Audrey Bienfait grew up taking things apart and rebuilding them to gain a better understanding of how things work. Her early curiosity developed into a strong passion for quantum physics.
Bienfait is the recipient of the 2019 Michelson Postdoctoral Prize, an annual international award presented by the Department of Physics to an outstanding postdoctoral researcher in any subfield of physics. She is the 23rd recipient of the distinguished prize.
Each year, winners of the award are invited to spend a week on campus and are asked to speak on topics related to their research. Bienfait has been in residence at Case Western Reserve this week and is delivering three lectures. Bienfait delivers her final lecture of the residency on Friday from 12:45-1:45 p.m. in Rockefeller Building, Room 221. Her talk on “Microwave amplification at the quantum limit” is free and open to all.
“We give this award every year and we’ve had amazing people win it,” said Case Western Reserve University physics Professor Harsh Mathur. “The award is open to all fields of physics, which can make the choice difficult. But I can say that this year, it was unanimous in our committee that this is exciting work.”
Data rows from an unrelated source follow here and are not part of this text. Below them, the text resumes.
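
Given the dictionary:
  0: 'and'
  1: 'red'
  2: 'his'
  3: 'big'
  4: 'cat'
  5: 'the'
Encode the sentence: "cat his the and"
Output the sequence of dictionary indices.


Look up each word in the dictionary:
  'cat' -> 4
  'his' -> 2
  'the' -> 5
  'and' -> 0

Encoded: [4, 2, 5, 0]


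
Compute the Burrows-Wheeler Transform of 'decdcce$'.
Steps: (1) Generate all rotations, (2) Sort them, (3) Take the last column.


Rotations (sorted):
  0: $decdcce -> last char: e
  1: cce$decd -> last char: d
  2: cdcce$de -> last char: e
  3: ce$decdc -> last char: c
  4: dcce$dec -> last char: c
  5: decdcce$ -> last char: $
  6: e$decdcc -> last char: c
  7: ecdcce$d -> last char: d


BWT = edecc$cd


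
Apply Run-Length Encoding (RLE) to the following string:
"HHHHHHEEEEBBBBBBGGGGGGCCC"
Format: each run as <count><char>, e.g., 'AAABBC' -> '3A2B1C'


Scanning runs left to right:
  i=0: run of 'H' x 6 -> '6H'
  i=6: run of 'E' x 4 -> '4E'
  i=10: run of 'B' x 6 -> '6B'
  i=16: run of 'G' x 6 -> '6G'
  i=22: run of 'C' x 3 -> '3C'

RLE = 6H4E6B6G3C


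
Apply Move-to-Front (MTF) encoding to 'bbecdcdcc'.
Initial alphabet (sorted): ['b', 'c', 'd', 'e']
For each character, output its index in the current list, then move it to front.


MTF encoding:
'b': index 0 in ['b', 'c', 'd', 'e'] -> ['b', 'c', 'd', 'e']
'b': index 0 in ['b', 'c', 'd', 'e'] -> ['b', 'c', 'd', 'e']
'e': index 3 in ['b', 'c', 'd', 'e'] -> ['e', 'b', 'c', 'd']
'c': index 2 in ['e', 'b', 'c', 'd'] -> ['c', 'e', 'b', 'd']
'd': index 3 in ['c', 'e', 'b', 'd'] -> ['d', 'c', 'e', 'b']
'c': index 1 in ['d', 'c', 'e', 'b'] -> ['c', 'd', 'e', 'b']
'd': index 1 in ['c', 'd', 'e', 'b'] -> ['d', 'c', 'e', 'b']
'c': index 1 in ['d', 'c', 'e', 'b'] -> ['c', 'd', 'e', 'b']
'c': index 0 in ['c', 'd', 'e', 'b'] -> ['c', 'd', 'e', 'b']


Output: [0, 0, 3, 2, 3, 1, 1, 1, 0]


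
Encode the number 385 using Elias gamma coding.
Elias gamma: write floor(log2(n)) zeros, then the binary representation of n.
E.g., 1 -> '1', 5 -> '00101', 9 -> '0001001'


num_bits = floor(log2(385)) + 1 = 9
leading_zeros = num_bits - 1 = 8
binary(385) = 110000001

Elias gamma(385) = '00000000' + '110000001' = 00000000110000001 (17 bits)


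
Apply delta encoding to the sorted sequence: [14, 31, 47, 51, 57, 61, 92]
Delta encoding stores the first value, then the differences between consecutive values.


First value: 14
Deltas:
  31 - 14 = 17
  47 - 31 = 16
  51 - 47 = 4
  57 - 51 = 6
  61 - 57 = 4
  92 - 61 = 31


Delta encoded: [14, 17, 16, 4, 6, 4, 31]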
Bienfait was selected for her groundbreaking experiments demonstrating the quantum limit of sensitivity in electron spin resonance and entangling superconducting bits using phonons. During her week-long residency on campus, Bienfait is giving a series of lectures along with the Michelson Postdoctoral Prize Colloquium, “Interfacing quantum microwaves to spins and phonons.”
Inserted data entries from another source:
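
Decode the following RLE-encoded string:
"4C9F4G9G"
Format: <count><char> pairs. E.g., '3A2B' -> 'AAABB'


Expanding each <count><char> pair:
  4C -> 'CCCC'
  9F -> 'FFFFFFFFF'
  4G -> 'GGGG'
  9G -> 'GGGGGGGGG'

Decoded = CCCCFFFFFFFFFGGGGGGGGGGGGG


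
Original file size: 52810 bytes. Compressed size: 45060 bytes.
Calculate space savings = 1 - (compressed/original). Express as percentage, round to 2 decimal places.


ratio = compressed/original = 45060/52810 = 0.853247
savings = 1 - ratio = 1 - 0.853247 = 0.146753
as a percentage: 0.146753 * 100 = 14.68%

Space savings = 1 - 45060/52810 = 14.68%


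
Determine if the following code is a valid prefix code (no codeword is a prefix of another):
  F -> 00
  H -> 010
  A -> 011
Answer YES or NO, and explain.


Checking each pair (does one codeword prefix another?):
  F='00' vs H='010': no prefix
  F='00' vs A='011': no prefix
  H='010' vs F='00': no prefix
  H='010' vs A='011': no prefix
  A='011' vs F='00': no prefix
  A='011' vs H='010': no prefix
No violation found over all pairs.

YES -- this is a valid prefix code. No codeword is a prefix of any other codeword.


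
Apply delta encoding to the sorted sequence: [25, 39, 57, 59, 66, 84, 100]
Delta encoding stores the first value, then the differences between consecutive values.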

Mathur said her work is “spectacular.” “Audrey has not one but two home runs in her career already. She has performed experiments entangling quantum circuits using sound waves that may be important for future quantum technologies. And she has improved the sensitivity of a measurement method analogous to MRI to an unprecedented degree that could ultimately be useful in biology.”
Bienfait is a condensed matter experimentalist who works in the area of quantum circuits with a particular focus on electron spin resonance and superconducting qubits. She completed her doctoral work at Universite Paris-Saclay in 2016, was a postdoctoral fellow at the Institute of Molecular Engineering at the University of Chicago and is now a faculty member at Ecole Normale Superieure in Lyon.
About the Michelson Postdoctoral Prize
The Michelson Postdoctoral Prize was named after Albert Michelson, professor of physics at the Case School of Applied Science from 1882 to 1889. Michelson and his colleague Edward Morley, professor of chemistry at Western Reserve University from 1869 to 1906, are best known for their experiment that provided decisive empirical evidence for the future theory of relativity. Michelson won the first science Nobel Prize awarded to an American in 1907.